/Blikk

Blikk documentation project

MIT LicenseMIT

Blikk Documentation Project

Introduction

Blikk is a room-size collaborative "multimedia" artwork that consists of kinetic sculptures, lights, laser, and audio. The work was commissioned by and first performed at Henie-Onstad Kunstsenter (HOK) in 1970. Irma Salo Jæger (kinetic sculpture), Jan Erik Vold (texts, voice), and Sigurd Berge (music) were the main artistic collaborators, and three engineers from Forsvarets Forskningsinstitutt - Halvor Heier, Birger Komedal, and Harald Schiøtz - were brought in to realize the artistic visions with their technical expertise (light and audio synchronization programming and development of the control system; laser drawing).

Due to its technical complexities and scale, combined with the lack of documentation, Blikk has been presented to the public only as a partial or modified version since 1970; for example, both "Nordisk 60-tall" exhibition at HOK in 1990 and "Kunst 2" exhibition at MFS in 2005 featured a single cube, with modified or absent original light and audio settings.

Nasjonalmuseet's project of restoring Blikk in full scale, as a part of the permanent exhibition at the new museum building of Nasjonalmuseet in 2020, corresponds with the 50th anniversary of the commission and unveiling of this seminal work at HOK. The project aims to recreate Blikk in full scale, with all the elements comprising the 1970 original version, based on (the research of) the records and resources currently available.
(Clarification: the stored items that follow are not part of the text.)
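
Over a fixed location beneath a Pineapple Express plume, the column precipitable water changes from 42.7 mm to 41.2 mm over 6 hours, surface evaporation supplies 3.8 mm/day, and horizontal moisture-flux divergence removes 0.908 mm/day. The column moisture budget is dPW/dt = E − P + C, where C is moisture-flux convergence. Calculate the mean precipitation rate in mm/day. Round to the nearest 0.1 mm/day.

dPW/dt = (41.2 − 42.7) mm / (6/24 day) = -6.000 mm/day.
P = E + C − dPW/dt = 3.8 + (-0.908) − (-6.000) = 8.9 mm/day.

P ≈ 8.9 mm/day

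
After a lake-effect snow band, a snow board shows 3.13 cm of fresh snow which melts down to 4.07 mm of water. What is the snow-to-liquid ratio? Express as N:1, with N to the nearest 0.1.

Ratio = snow depth / SWE = 31.3 mm / 4.07 mm = 7.7, i.e. 7.7:1.

ratio ≈ 7.7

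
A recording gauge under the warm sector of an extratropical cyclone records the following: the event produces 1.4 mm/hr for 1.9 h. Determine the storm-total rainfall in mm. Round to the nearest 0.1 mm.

Total = Σ Rᵢ Δtᵢ = 1.4 × 1.9
      = 2.66 = 2.7 mm.

total ≈ 2.7 mm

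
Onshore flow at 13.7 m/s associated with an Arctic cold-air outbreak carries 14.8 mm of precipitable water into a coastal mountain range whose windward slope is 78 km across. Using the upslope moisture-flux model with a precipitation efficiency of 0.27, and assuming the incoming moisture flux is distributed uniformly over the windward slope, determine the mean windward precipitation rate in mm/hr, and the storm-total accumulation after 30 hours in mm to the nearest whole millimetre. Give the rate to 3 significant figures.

R ≈ 2.53 mm/hr; total ≈ 76 mm

Incoming column moisture flux per unit ridge length: F = V × PW = 13.7 × 14.8 = 202.76 mm·m/s.
Spread over the 78 km slope with efficiency ε = 0.27: R = ε·F/W = 0.27 × 202.76 / 78000 m = 7.019e-04 mm/s.
R = 7.019e-04 × 3600 = 2.53 mm/hr.
Over 30 h: total = 2.53 × 30 = 75.9 ≈ 76 mm.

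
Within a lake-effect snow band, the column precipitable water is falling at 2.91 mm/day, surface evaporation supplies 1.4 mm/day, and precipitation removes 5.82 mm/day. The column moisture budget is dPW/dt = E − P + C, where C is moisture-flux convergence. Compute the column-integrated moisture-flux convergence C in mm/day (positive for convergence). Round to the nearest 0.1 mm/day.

dPW/dt = -2.91 mm/day.
C = dPW/dt − E + P = (-2.91) − 1.4 + 5.82 = 1.5 mm/day.

C ≈ 1.5 mm/day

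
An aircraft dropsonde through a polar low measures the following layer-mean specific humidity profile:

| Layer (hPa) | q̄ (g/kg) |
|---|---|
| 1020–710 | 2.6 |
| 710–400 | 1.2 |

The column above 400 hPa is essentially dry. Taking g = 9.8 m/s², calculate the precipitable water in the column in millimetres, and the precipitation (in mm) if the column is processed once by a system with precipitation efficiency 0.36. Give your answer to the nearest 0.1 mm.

Precipitable water is the column-integrated vapour mass per unit area: PW = (1/g) Σ q̄ Δp, with q in kg/kg and Δp in Pa (1 kg/m² of water = 1 mm).
Layer 1020–710 hPa: Δp = 310 hPa = 31000 Pa, q̄ = 0.0026 kg/kg → 0.0026 × 31000 / 9.8 = 8.22 mm
Layer 710–400 hPa: Δp = 310 hPa = 31000 Pa, q̄ = 0.0012 kg/kg → 0.0012 × 31000 / 9.8 = 3.80 mm
PW = 8.22 + 3.80 = 12.02 ≈ 12.0 mm.
Precipitation = ε × PW = 0.36 × 12.0 = 4.3 mm.

PW ≈ 12.0 mm; precipitation ≈ 4.3 mm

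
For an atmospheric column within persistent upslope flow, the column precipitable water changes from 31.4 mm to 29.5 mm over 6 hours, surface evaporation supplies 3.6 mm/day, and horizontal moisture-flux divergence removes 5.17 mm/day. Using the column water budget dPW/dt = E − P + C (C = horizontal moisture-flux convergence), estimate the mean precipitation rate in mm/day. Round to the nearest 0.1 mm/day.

P ≈ 6.0 mm/day

dPW/dt = (29.5 − 31.4) mm / (6/24 day) = -7.600 mm/day.
P = E + C − dPW/dt = 3.6 + (-5.17) − (-7.600) = 6.0 mm/day.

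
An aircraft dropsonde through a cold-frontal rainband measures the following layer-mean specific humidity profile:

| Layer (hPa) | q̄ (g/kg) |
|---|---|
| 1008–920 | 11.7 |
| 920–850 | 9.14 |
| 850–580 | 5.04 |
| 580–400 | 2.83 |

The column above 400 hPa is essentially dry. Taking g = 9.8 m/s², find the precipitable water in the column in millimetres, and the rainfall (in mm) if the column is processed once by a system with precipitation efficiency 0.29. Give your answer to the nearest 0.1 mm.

PW ≈ 36.1 mm; rainfall ≈ 10.5 mm

Precipitable water is the column-integrated vapour mass per unit area: PW = (1/g) Σ q̄ Δp, with q in kg/kg and Δp in Pa (1 kg/m² of water = 1 mm).
Layer 1008–920 hPa: Δp = 88 hPa = 8800 Pa, q̄ = 0.0117 kg/kg → 0.0117 × 8800 / 9.8 = 10.51 mm
Layer 920–850 hPa: Δp = 70 hPa = 7000 Pa, q̄ = 0.00914 kg/kg → 0.00914 × 7000 / 9.8 = 6.53 mm
Layer 850–580 hPa: Δp = 270 hPa = 27000 Pa, q̄ = 0.00504 kg/kg → 0.00504 × 27000 / 9.8 = 13.89 mm
Layer 580–400 hPa: Δp = 180 hPa = 18000 Pa, q̄ = 0.00283 kg/kg → 0.00283 × 18000 / 9.8 = 5.20 mm
PW = 10.51 + 6.53 + 13.89 + 5.20 = 36.13 ≈ 36.1 mm.
Rainfall = ε × PW = 0.29 × 36.1 = 10.5 mm.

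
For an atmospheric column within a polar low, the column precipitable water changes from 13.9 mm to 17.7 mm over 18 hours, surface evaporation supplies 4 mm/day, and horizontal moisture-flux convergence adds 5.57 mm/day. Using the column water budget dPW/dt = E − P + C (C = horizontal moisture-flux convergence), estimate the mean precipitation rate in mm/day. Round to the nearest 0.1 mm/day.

P ≈ 4.5 mm/day

dPW/dt = (17.7 − 13.9) mm / (18/24 day) = +5.067 mm/day.
P = E + C − dPW/dt = 4 + (5.57) − (+5.067) = 4.5 mm/day.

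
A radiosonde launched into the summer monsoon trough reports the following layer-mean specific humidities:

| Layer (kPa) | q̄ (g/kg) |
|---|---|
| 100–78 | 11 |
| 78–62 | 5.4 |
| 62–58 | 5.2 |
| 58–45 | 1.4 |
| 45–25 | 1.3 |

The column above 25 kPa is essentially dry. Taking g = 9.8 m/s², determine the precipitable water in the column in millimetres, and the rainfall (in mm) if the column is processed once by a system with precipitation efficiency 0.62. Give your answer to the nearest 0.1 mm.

Precipitable water is the column-integrated vapour mass per unit area: PW = (1/g) Σ q̄ Δp, with q in kg/kg and Δp in Pa (1 kg/m² of water = 1 mm).
Layer 100–78 kPa: Δp = 220 hPa = 22000 Pa, q̄ = 0.011 kg/kg → 0.011 × 22000 / 9.8 = 24.69 mm
Layer 78–62 kPa: Δp = 160 hPa = 16000 Pa, q̄ = 0.0054 kg/kg → 0.0054 × 16000 / 9.8 = 8.82 mm
Layer 62–58 kPa: Δp = 40 hPa = 4000 Pa, q̄ = 0.0052 kg/kg → 0.0052 × 4000 / 9.8 = 2.12 mm
Layer 58–45 kPa: Δp = 130 hPa = 13000 Pa, q̄ = 0.0014 kg/kg → 0.0014 × 13000 / 9.8 = 1.86 mm
Layer 45–25 kPa: Δp = 200 hPa = 20000 Pa, q̄ = 0.0013 kg/kg → 0.0013 × 20000 / 9.8 = 2.65 mm
PW = 24.69 + 8.82 + 2.12 + 1.86 + 2.65 = 40.14 ≈ 40.1 mm.
Rainfall = ε × PW = 0.62 × 40.1 = 24.9 mm.

PW ≈ 40.1 mm; rainfall ≈ 24.9 mm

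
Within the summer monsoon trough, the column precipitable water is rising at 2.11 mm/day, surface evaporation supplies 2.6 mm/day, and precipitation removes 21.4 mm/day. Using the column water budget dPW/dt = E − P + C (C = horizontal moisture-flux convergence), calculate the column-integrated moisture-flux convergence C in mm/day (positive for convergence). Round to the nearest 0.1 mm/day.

C ≈ 20.9 mm/day

dPW/dt = +2.11 mm/day.
C = dPW/dt − E + P = (+2.11) − 2.6 + 21.4 = 20.9 mm/day.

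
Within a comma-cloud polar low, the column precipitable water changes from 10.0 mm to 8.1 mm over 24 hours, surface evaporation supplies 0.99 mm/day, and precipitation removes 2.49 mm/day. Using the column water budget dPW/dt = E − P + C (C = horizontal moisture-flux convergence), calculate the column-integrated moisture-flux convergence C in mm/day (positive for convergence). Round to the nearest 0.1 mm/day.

dPW/dt = (8.1 − 10.0) mm / (24/24 day) = -1.900 mm/day.
C = dPW/dt − E + P = (-1.900) − 0.99 + 2.49 = -0.4 mm/day.

C ≈ -0.4 mm/day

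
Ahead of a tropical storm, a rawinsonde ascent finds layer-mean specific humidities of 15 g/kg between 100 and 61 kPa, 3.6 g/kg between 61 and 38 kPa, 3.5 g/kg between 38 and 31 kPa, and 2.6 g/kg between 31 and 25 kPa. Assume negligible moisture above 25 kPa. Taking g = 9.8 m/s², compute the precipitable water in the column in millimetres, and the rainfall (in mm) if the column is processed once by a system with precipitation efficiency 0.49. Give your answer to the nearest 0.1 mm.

PW ≈ 72.2 mm; rainfall ≈ 35.4 mm

Precipitable water is the column-integrated vapour mass per unit area: PW = (1/g) Σ q̄ Δp, with q in kg/kg and Δp in Pa (1 kg/m² of water = 1 mm).
Layer 100–61 kPa: Δp = 390 hPa = 39000 Pa, q̄ = 0.015 kg/kg → 0.015 × 39000 / 9.8 = 59.69 mm
Layer 61–38 kPa: Δp = 230 hPa = 23000 Pa, q̄ = 0.0036 kg/kg → 0.0036 × 23000 / 9.8 = 8.45 mm
Layer 38–31 kPa: Δp = 70 hPa = 7000 Pa, q̄ = 0.0035 kg/kg → 0.0035 × 7000 / 9.8 = 2.50 mm
Layer 31–25 kPa: Δp = 60 hPa = 6000 Pa, q̄ = 0.0026 kg/kg → 0.0026 × 6000 / 9.8 = 1.59 mm
PW = 59.69 + 8.45 + 2.50 + 1.59 = 72.23 ≈ 72.2 mm.
Rainfall = ε × PW = 0.49 × 72.2 = 35.4 mm.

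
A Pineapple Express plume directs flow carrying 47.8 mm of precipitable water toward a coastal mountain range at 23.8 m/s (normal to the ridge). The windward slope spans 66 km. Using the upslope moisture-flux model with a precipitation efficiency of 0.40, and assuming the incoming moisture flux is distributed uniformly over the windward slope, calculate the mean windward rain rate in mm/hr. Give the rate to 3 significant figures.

R ≈ 24.8 mm/hr

Incoming column moisture flux per unit ridge length: F = V × PW = 23.8 × 47.8 = 1137.64 mm·m/s.
Spread over the 66 km slope with efficiency ε = 0.40: R = ε·F/W = 0.40 × 1137.64 / 66000 m = 6.895e-03 mm/s.
R = 6.895e-03 × 3600 = 24.8 mm/hr.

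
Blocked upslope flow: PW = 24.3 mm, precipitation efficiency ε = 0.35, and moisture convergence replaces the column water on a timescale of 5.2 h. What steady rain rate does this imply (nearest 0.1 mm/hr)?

R ≈ 1.6 mm/hr

Each overturning extracts ε × PW = 0.35 × 24.3 = 8.505 mm.
Rate = ε·PW / τ = 8.505 / 5.2 h = 1.6 mm/hr.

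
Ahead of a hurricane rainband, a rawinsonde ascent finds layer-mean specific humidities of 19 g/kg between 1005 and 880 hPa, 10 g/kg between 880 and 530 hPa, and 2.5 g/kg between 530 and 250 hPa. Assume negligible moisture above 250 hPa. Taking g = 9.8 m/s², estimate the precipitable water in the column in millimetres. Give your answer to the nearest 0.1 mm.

Precipitable water is the column-integrated vapour mass per unit area: PW = (1/g) Σ q̄ Δp, with q in kg/kg and Δp in Pa (1 kg/m² of water = 1 mm).
Layer 1005–880 hPa: Δp = 125 hPa = 12500 Pa, q̄ = 0.019 kg/kg → 0.019 × 12500 / 9.8 = 24.23 mm
Layer 880–530 hPa: Δp = 350 hPa = 35000 Pa, q̄ = 0.01 kg/kg → 0.01 × 35000 / 9.8 = 35.71 mm
Layer 530–250 hPa: Δp = 280 hPa = 28000 Pa, q̄ = 0.0025 kg/kg → 0.0025 × 28000 / 9.8 = 7.14 mm
PW = 24.23 + 35.71 + 7.14 = 67.08 ≈ 67.1 mm.

PW ≈ 67.1 mm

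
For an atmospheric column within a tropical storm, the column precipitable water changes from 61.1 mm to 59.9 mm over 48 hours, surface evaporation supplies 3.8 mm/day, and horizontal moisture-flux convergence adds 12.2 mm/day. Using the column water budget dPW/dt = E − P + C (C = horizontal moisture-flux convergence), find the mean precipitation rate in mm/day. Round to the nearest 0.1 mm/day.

dPW/dt = (59.9 − 61.1) mm / (48/24 day) = -0.600 mm/day.
P = E + C − dPW/dt = 3.8 + (12.2) − (-0.600) = 16.6 mm/day.

P ≈ 16.6 mm/day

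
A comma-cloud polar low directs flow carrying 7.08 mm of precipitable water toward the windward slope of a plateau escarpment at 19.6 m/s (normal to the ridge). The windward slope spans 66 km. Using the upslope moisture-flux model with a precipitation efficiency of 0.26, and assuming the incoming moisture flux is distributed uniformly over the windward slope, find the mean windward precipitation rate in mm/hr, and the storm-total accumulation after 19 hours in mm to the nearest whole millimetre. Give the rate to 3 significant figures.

R ≈ 1.97 mm/hr; total ≈ 37 mm

Incoming column moisture flux per unit ridge length: F = V × PW = 19.6 × 7.08 = 138.768 mm·m/s.
Spread over the 66 km slope with efficiency ε = 0.26: R = ε·F/W = 0.26 × 138.768 / 66000 m = 5.467e-04 mm/s.
R = 5.467e-04 × 3600 = 1.97 mm/hr.
Over 19 h: total = 1.97 × 19 = 37.43 ≈ 37 mm.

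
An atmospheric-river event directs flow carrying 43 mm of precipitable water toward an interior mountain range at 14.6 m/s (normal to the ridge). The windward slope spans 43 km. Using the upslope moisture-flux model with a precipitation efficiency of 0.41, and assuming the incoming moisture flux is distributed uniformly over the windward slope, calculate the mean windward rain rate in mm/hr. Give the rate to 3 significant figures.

R ≈ 21.5 mm/hr

Incoming column moisture flux per unit ridge length: F = V × PW = 14.6 × 43 = 627.8 mm·m/s.
Spread over the 43 km slope with efficiency ε = 0.41: R = ε·F/W = 0.41 × 627.8 / 43000 m = 5.986e-03 mm/s.
R = 5.986e-03 × 3600 = 21.5 mm/hr.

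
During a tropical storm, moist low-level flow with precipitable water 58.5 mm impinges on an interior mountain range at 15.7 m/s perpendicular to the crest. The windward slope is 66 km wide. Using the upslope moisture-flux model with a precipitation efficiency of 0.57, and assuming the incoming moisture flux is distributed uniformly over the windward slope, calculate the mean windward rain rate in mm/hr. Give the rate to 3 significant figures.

R ≈ 28.6 mm/hr

Incoming column moisture flux per unit ridge length: F = V × PW = 15.7 × 58.5 = 918.45 mm·m/s.
Spread over the 66 km slope with efficiency ε = 0.57: R = ε·F/W = 0.57 × 918.45 / 66000 m = 7.932e-03 mm/s.
R = 7.932e-03 × 3600 = 28.6 mm/hr.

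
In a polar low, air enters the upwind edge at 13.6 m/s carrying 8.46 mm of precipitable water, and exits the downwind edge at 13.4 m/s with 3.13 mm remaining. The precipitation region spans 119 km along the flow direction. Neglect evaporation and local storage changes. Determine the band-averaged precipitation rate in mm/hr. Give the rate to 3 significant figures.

Column moisture flux per unit crosswind length is F = V × PW.
Inflow: F_in = 13.6 × 8.46 = 115.056 mm·m/s
Outflow: F_out = 13.4 × 3.13 = 41.942 mm·m/s
Steady-state rate R = (F_in − F_out)/L = (115.056 − 41.942) / 119000 m = 6.144e-04 mm/s.
R = 6.144e-04 × 3600 = 2.21 mm/hr.

R ≈ 2.21 mm/hr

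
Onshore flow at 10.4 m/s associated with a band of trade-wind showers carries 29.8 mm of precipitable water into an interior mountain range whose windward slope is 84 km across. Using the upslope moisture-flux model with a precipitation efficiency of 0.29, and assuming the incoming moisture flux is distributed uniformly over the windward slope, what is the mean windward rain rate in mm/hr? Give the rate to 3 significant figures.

R ≈ 3.85 mm/hr

Incoming column moisture flux per unit ridge length: F = V × PW = 10.4 × 29.8 = 309.92 mm·m/s.
Spread over the 84 km slope with efficiency ε = 0.29: R = ε·F/W = 0.29 × 309.92 / 84000 m = 1.070e-03 mm/s.
R = 1.070e-03 × 3600 = 3.85 mm/hr.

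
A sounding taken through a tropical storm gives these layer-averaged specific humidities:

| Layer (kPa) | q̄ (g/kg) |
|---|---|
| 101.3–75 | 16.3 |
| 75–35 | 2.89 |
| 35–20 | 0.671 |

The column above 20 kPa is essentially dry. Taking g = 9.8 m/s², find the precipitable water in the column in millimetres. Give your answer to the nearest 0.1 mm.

Precipitable water is the column-integrated vapour mass per unit area: PW = (1/g) Σ q̄ Δp, with q in kg/kg and Δp in Pa (1 kg/m² of water = 1 mm).
Layer 101.3–75 kPa: Δp = 263 hPa = 26300 Pa, q̄ = 0.0163 kg/kg → 0.0163 × 26300 / 9.8 = 43.74 mm
Layer 75–35 kPa: Δp = 400 hPa = 40000 Pa, q̄ = 0.00289 kg/kg → 0.00289 × 40000 / 9.8 = 11.80 mm
Layer 35–20 kPa: Δp = 150 hPa = 15000 Pa, q̄ = 0.000671 kg/kg → 0.000671 × 15000 / 9.8 = 1.03 mm
PW = 43.74 + 11.80 + 1.03 = 56.57 ≈ 56.6 mm.

PW ≈ 56.6 mm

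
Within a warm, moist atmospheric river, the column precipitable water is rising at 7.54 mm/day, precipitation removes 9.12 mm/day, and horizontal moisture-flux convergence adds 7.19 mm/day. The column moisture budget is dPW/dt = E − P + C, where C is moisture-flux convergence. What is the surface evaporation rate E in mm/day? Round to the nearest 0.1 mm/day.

dPW/dt = +7.54 mm/day.
E = dPW/dt + P − C = (+7.54) + 9.12 − (7.19) = 9.5 mm/day.

E ≈ 9.5 mm/day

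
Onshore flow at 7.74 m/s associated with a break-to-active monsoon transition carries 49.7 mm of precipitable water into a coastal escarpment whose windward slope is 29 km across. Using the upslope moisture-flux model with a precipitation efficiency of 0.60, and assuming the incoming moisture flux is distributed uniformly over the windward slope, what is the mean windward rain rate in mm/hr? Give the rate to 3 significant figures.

R ≈ 28.7 mm/hr

Incoming column moisture flux per unit ridge length: F = V × PW = 7.74 × 49.7 = 384.678 mm·m/s.
Spread over the 29 km slope with efficiency ε = 0.60: R = ε·F/W = 0.60 × 384.678 / 29000 m = 7.959e-03 mm/s.
R = 7.959e-03 × 3600 = 28.7 mm/hr.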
As the surviving material and technical components and documentation from the original production are scarce, the recreation project has become in fact a very extensive research and restoration project, in which the exhibition technicians, conservators, curators and external experts collaborate in filling the gaps among the remaining records and knowledge of the work and the elusive working of the original. Therefore, a recognition and need for documenting the components and process of the project as well as some guiding operation principles have emerged as an anchoring point for coordinating dissonant voices and views underway.